Structure Aware Negative Sampling in Knowledge Graphs
This addresses the challenge of suboptimal negative sampling in knowledge graph completion for researchers and practitioners, though it is incremental as it builds on existing contrastive learning approaches.
The paper tackles the problem of generating hard negative samples for knowledge graph embedding by proposing Structure Aware Negative Sampling (SANS), which selects negatives from a node's k-hop neighborhood, resulting in competitive performance with state-of-the-art methods without extra parameters or adversarial optimization.

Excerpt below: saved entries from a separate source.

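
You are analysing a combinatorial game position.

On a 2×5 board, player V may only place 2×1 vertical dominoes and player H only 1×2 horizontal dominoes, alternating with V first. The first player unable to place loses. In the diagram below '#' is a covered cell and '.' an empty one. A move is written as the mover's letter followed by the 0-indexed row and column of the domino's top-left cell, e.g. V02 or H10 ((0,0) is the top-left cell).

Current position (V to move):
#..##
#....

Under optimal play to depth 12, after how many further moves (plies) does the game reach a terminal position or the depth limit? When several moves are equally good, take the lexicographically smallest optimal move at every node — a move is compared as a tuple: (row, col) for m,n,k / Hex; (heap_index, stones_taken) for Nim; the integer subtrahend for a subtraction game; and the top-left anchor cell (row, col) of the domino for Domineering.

PV length from [#..##/#....]: 3 plies

p1 V@[#..##/#....]: V01[##.##/##...]-1 V02[#.###/#.#..]+1*
p2 H@[#.###/#.#..]: H13[#.###/#.###]-1*
p3 V@[#.###/#.###]: V01[#####/#####]+1*
p4 H@[#####/#####] terminal -1; root [#..##/#....] d12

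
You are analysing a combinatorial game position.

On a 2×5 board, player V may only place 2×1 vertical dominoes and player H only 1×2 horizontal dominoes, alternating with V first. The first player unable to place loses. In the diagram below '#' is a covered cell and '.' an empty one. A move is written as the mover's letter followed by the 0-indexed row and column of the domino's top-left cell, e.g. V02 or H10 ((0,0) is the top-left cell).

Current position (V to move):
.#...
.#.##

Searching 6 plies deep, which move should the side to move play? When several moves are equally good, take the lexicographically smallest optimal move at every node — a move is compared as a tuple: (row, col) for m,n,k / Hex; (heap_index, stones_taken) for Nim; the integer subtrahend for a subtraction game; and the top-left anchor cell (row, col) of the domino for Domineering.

[.#.../.#.##] V move#1: V00:-1/##.../##.##, V02:+1/.##../.####*
[.##../.####] H move#2: H03:-1/.####/.####*
[.####/.####] V move#3: V00:+1/#####/#####*
[#####/#####] end (terminal -1, H#4); searched .#.../.#.## to 6

V's best at [.#.../.#.##]: V02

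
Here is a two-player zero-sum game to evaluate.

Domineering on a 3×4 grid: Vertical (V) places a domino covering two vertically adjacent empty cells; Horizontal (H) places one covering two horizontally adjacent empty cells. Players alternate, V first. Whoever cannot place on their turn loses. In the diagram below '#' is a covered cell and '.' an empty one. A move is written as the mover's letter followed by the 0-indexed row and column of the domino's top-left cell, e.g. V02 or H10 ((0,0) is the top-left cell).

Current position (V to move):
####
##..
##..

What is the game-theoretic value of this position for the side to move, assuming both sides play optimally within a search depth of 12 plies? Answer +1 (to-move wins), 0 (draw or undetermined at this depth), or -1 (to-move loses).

value(####/##../##.., V) = +1

ply 1, V at ####/##../##.. | V12=+1→####/###./###.*; V13=+1→####/##.#/##.#
ply 2: ####/###./###. is terminal -1 (H); from ####/##../##.. depth 12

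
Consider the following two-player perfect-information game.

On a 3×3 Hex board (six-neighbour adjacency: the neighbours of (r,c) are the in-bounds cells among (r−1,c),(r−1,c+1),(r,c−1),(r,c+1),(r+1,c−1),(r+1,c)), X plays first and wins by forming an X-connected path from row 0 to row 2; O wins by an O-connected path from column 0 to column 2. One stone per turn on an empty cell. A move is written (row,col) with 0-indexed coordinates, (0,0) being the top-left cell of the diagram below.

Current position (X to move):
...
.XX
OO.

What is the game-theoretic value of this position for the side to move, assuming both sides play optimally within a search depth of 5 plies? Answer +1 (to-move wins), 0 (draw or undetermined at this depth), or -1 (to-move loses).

value(.../.XX/OO., X) = +1

ply 1, X at .../.XX/OO. | (0,0)=-1→X../.XX/OO.; (0,1)=-1→.X./.XX/OO.; (0,2)=-1→..X/.XX/OO.; (1,0)=-1→.../XXX/OO.; (2,2)=+1→.../.XX/OOX*
ply 2, O at .../.XX/OOX | (0,0)=-1→O../.XX/OOX*; (0,1)=-1→.O./.XX/OOX; (0,2)=-1→..O/.XX/OOX; (1,0)=-1→.../OXX/OOX
ply 3, X at O../.XX/OOX | (0,1)=+1→OX./.XX/OOX*; (0,2)=+1→O.X/.XX/OOX; (1,0)=+1→O../XXX/OOX
ply 4: OX./.XX/OOX is terminal -1 (O); from .../.XX/OO. depth 5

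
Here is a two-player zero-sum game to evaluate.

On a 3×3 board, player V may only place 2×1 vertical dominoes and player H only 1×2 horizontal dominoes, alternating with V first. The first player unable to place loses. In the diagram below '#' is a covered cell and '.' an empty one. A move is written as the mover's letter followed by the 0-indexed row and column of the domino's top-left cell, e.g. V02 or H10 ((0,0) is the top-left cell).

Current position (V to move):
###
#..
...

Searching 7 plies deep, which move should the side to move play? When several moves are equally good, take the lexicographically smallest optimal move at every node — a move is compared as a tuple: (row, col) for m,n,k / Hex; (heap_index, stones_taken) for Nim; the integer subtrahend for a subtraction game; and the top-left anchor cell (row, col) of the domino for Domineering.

V's best at [###/#../...]: V11

[###/#../...] V move#1: V11:+1/###/##./.#.*, V12:-1/###/#.#/..#
[###/##./.#.] end (terminal -1, H#2); searched ###/#../... to 7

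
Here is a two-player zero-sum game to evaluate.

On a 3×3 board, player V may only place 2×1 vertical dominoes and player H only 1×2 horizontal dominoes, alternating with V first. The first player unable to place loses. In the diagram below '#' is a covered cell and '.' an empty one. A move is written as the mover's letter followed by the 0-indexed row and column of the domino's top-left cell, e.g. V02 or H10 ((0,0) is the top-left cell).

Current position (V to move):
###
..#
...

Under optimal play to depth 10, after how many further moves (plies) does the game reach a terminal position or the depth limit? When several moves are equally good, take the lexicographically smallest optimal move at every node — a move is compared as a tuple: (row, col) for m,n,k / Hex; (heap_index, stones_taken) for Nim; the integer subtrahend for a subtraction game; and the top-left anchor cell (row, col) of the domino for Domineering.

PV length from [###/..#/...]: 1 ply

p1 V@[###/..#/...]: V10[###/#.#/#..]-1 V11[###/.##/.#.]+1*
p2 H@[###/.##/.#.] terminal -1; root [###/..#/...] d10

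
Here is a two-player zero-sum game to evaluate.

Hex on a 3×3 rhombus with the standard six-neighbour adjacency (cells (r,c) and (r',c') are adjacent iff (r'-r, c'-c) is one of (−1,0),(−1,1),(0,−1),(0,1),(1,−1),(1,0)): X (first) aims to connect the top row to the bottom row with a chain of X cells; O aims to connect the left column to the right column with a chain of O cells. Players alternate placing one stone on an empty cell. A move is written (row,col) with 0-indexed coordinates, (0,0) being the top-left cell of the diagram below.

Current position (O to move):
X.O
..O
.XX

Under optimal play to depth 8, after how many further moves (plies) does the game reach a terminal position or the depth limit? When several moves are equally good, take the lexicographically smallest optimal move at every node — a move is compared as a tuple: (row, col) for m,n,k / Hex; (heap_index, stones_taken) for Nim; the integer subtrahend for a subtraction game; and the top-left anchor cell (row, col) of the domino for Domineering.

ply 1, O at X.O/..O/.XX | (0,1)=-1→XOO/..O/.XX; (1,0)=+1→X.O/O.O/.XX*; (1,1)=+1→X.O/.OO/.XX; (2,0)=-1→X.O/..O/OXX
ply 2, X at X.O/O.O/.XX | (0,1)=-1→XXO/O.O/.XX*; (1,1)=-1→X.O/OXO/.XX; (2,0)=-1→X.O/O.O/XXX
ply 3, O at XXO/O.O/.XX | (1,1)=+1→XXO/OOO/.XX*; (2,0)=-1→XXO/O.O/OXX
ply 4: XXO/OOO/.XX is terminal -1 (X); from X.O/..O/.XX depth 8

PV length from [X.O/..O/.XX]: 3 plies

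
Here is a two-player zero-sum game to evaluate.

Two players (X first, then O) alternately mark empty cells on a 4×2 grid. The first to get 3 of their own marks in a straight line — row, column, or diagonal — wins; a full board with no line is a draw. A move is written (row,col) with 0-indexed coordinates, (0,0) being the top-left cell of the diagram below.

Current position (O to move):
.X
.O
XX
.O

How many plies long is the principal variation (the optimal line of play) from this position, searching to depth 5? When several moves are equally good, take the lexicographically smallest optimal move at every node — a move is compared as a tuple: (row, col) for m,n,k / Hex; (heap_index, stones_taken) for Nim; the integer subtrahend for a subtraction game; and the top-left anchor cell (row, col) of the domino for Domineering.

ply 1, O at .X/.O/XX/.O | (0,0)=+0→OX/.O/XX/.O*; (1,0)=+0→.X/OO/XX/.O; (3,0)=+0→.X/.O/XX/OO
ply 2, X at OX/.O/XX/.O | (1,0)=+0→OX/XO/XX/.O*; (3,0)=+0→OX/.O/XX/XO
ply 3, O at OX/XO/XX/.O | (3,0)=+0→OX/XO/XX/OO*
ply 4: OX/XO/XX/OO is terminal +0 (X); from .X/.O/XX/.O depth 5

PV length from [.X/.O/XX/.O]: 3 plies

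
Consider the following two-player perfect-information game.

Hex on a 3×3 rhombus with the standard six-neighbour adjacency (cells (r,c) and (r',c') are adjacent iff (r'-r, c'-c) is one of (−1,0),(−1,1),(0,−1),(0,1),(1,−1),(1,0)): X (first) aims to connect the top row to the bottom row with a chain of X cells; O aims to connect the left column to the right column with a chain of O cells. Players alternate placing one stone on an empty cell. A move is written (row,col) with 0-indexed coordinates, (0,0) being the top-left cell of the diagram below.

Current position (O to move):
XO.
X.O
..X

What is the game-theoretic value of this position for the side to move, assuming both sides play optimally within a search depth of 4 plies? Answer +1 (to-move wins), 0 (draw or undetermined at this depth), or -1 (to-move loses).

value(XO./X.O/..X, O) = +1

ply 1, O at XO./X.O/..X | (0,2)=-1→XOO/X.O/..X; (1,1)=-1→XO./XOO/..X; (2,0)=+1→XO./X.O/O.X*; (2,1)=-1→XO./X.O/.OX
ply 2, X at XO./X.O/O.X | (0,2)=-1→XOX/X.O/O.X*; (1,1)=-1→XO./XXO/O.X; (2,1)=-1→XO./X.O/OXX
ply 3, O at XOX/X.O/O.X | (1,1)=+1→XOX/XOO/O.X*; (2,1)=+1→XOX/X.O/OOX
ply 4: XOX/XOO/O.X is terminal -1 (X); from XO./X.O/..X depth 4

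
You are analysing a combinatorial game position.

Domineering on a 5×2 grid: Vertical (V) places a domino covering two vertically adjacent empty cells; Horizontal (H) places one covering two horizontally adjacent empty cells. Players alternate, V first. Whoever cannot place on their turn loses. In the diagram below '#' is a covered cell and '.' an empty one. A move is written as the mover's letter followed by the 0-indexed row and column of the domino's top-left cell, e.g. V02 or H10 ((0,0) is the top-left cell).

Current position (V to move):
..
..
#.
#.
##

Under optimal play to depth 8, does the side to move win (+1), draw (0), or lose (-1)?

ply 1, V at ../../#./#./## | V00=+1→#./#./#./#./##*; V01=+1→.#/.#/#./#./##; V11=-1→../.#/##/#./##; V21=-1→../../##/##/##
ply 2: #./#./#./#./## is terminal -1 (H); from ../../#./#./## depth 8

value(../../#./#./##, V) = +1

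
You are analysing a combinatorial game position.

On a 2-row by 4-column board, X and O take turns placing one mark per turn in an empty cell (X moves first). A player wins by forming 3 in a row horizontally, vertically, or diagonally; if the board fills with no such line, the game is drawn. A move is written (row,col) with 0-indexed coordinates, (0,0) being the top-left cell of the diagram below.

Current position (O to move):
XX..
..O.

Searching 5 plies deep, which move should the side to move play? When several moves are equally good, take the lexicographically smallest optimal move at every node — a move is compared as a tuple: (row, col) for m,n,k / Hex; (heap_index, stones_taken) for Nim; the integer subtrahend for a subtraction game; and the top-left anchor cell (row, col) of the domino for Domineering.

p1 O@[XX../..O.]: (0,2)[XXO./..O.]+0* (0,3)[XX.O/..O.]-1 (1,0)[XX../O.O.]-1 (1,1)[XX../.OO.]-1 (1,3)[XX../..OO]-1
p2 X@[XXO./..O.]: (0,3)[XXOX/..O.]-1 (1,0)[XXO./X.O.]+0* (1,1)[XXO./.XO.]+0 (1,3)[XXO./..OX]+0
p3 O@[XXO./X.O.]: (0,3)[XXOO/X.O.]+0* (1,1)[XXO./XOO.]+0 (1,3)[XXO./X.OO]+0
p4 X@[XXOO/X.O.]: (1,1)[XXOO/XXO.]+0* (1,3)[XXOO/X.OX]+0
p5 O@[XXOO/XXO.]: (1,3)[XXOO/XXOO]+0*
p6 X@[XXOO/XXOO] terminal +0; root [XX../..O.] d5

O's best at [XX../..O.]: (0,2)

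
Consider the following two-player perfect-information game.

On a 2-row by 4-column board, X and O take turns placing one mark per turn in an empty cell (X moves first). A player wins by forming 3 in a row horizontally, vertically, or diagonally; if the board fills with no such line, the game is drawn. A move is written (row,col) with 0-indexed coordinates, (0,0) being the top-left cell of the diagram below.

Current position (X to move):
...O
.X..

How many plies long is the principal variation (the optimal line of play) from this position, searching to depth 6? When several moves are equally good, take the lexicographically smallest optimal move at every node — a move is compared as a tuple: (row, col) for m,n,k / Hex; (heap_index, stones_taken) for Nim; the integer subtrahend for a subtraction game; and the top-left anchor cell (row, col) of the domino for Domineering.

ply 1, X at ...O/.X.. | (0,0)=+0→X..O/.X..; (0,1)=+0→.X.O/.X..; (0,2)=+0→..XO/.X..; (1,0)=+0→...O/XX..; (1,2)=+1→...O/.XX.*; (1,3)=+0→...O/.X.X
ply 2, O at ...O/.XX. | (0,0)=-1→O..O/.XX.*; (0,1)=-1→.O.O/.XX.; (0,2)=-1→..OO/.XX.; (1,0)=-1→...O/OXX.; (1,3)=-1→...O/.XXO
ply 3, X at O..O/.XX. | (0,1)=+1→OX.O/.XX.*; (0,2)=+1→O.XO/.XX.; (1,0)=+1→O..O/XXX.; (1,3)=+1→O..O/.XXX
ply 4, O at OX.O/.XX. | (0,2)=-1→OXOO/.XX.*; (1,0)=-1→OX.O/OXX.; (1,3)=-1→OX.O/.XXO
ply 5, X at OXOO/.XX. | (1,0)=+1→OXOO/XXX.*; (1,3)=+1→OXOO/.XXX
ply 6: OXOO/XXX. is terminal -1 (O); from ...O/.X.. depth 6

PV length from [...O/.X..]: 5 plies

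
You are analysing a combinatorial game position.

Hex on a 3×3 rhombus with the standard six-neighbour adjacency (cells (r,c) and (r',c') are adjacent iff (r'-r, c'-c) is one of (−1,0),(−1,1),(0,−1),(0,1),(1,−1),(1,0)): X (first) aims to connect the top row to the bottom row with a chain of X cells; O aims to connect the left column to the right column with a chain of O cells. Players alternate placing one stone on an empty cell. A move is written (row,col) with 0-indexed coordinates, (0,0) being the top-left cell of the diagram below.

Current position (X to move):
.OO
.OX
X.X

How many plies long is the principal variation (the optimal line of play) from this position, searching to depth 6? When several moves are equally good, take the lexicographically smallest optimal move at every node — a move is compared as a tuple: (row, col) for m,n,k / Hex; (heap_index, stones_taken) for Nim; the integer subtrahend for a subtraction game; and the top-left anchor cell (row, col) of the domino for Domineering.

PV length from [.OO/.OX/X.X]: 2 plies

p1 X@[.OO/.OX/X.X]: (0,0)[XOO/.OX/X.X]-1* (1,0)[.OO/XOX/X.X]-1 (2,1)[.OO/.OX/XXX]-1
p2 O@[XOO/.OX/X.X]: (1,0)[XOO/OOX/X.X]+1* (2,1)[XOO/.OX/XOX]-1
p3 X@[XOO/OOX/X.X] terminal -1; root [.OO/.OX/X.X] d6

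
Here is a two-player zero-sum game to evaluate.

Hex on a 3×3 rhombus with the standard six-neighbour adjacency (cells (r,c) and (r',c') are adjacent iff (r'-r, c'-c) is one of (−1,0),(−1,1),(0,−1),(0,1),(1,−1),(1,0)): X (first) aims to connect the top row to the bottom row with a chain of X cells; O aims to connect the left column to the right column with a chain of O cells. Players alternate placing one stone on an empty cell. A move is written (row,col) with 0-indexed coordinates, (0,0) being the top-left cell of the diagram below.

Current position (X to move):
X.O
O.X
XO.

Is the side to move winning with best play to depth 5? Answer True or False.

X winning at [X.O/O.X/XO.]: False

p1 X@[X.O/O.X/XO.]: (0,1)[XXO/O.X/XO.]-1* (1,1)[X.O/OXX/XO.]-1 (2,2)[X.O/O.X/XOX]-1
p2 O@[XXO/O.X/XO.]: (1,1)[XXO/OOX/XO.]+1* (2,2)[XXO/O.X/XOO]-1
p3 X@[XXO/OOX/XO.] terminal -1; root [X.O/O.X/XO.] d5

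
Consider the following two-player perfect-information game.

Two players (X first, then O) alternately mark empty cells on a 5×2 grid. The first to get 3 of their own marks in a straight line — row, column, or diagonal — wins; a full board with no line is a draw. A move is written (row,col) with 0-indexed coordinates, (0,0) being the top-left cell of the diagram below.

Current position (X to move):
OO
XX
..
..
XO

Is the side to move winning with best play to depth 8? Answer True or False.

X winning at [OO/XX/../../XO]: False

ply 1, X at OO/XX/../../XO | (2,0)=+0→OO/XX/X./../XO*; (2,1)=+0→OO/XX/.X/../XO; (3,0)=+0→OO/XX/../X./XO; (3,1)=+0→OO/XX/../.X/XO
ply 2, O at OO/XX/X./../XO | (2,1)=-1→OO/XX/XO/../XO; (3,0)=+0→OO/XX/X./O./XO*; (3,1)=-1→OO/XX/X./.O/XO
ply 3, X at OO/XX/X./O./XO | (2,1)=+0→OO/XX/XX/O./XO*; (3,1)=+0→OO/XX/X./OX/XO
ply 4, O at OO/XX/XX/O./XO | (3,1)=+0→OO/XX/XX/OO/XO*
ply 5: OO/XX/XX/OO/XO is terminal +0 (X); from OO/XX/../../XO depth 8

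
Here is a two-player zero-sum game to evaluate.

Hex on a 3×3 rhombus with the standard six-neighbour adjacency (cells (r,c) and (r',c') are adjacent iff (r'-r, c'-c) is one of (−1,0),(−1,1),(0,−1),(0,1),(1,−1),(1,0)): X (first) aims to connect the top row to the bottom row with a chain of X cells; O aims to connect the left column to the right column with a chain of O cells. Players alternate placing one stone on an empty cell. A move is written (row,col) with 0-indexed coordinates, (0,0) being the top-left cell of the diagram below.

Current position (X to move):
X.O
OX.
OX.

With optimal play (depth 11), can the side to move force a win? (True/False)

X winning at [X.O/OX./OX.]: True

[X.O/OX./OX.] X move#1: (0,1):+1/XXO/OX./OX.*, (1,2):-1/X.O/OXX/OX., (2,2):-1/X.O/OX./OXX
[XXO/OX./OX.] end (terminal -1, O#2); searched X.O/OX./OX. to 11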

Learning low-dimensional representations for entities and relations in knowledge graphs using contrastive estimation represents a scalable and effective method for inferring connectivity patterns. A crucial aspect of contrastive learning approaches is the choice of corruption distribution that generates hard negative samples, which force the embedding model to learn discriminative representations and find critical characteristics of observed data. While earlier methods either employ too simple corruption distributions, i.e. uniform, yielding easy uninformative negatives or sophisticated adversarial distributions with challenging optimization schemes, they do not explicitly incorporate known graph structure resulting in suboptimal negatives. In this paper, we propose Structure Aware Negative Sampling (SANS), an inexpensive negative sampling strategy that utilizes the rich graph structure by selecting negative samples from a node's k-hop neighborhood. Empirically, we demonstrate that SANS finds semantically meaningful negatives and is competitive with SOTA approaches while requires no additional parameters nor difficult adversarial optimization.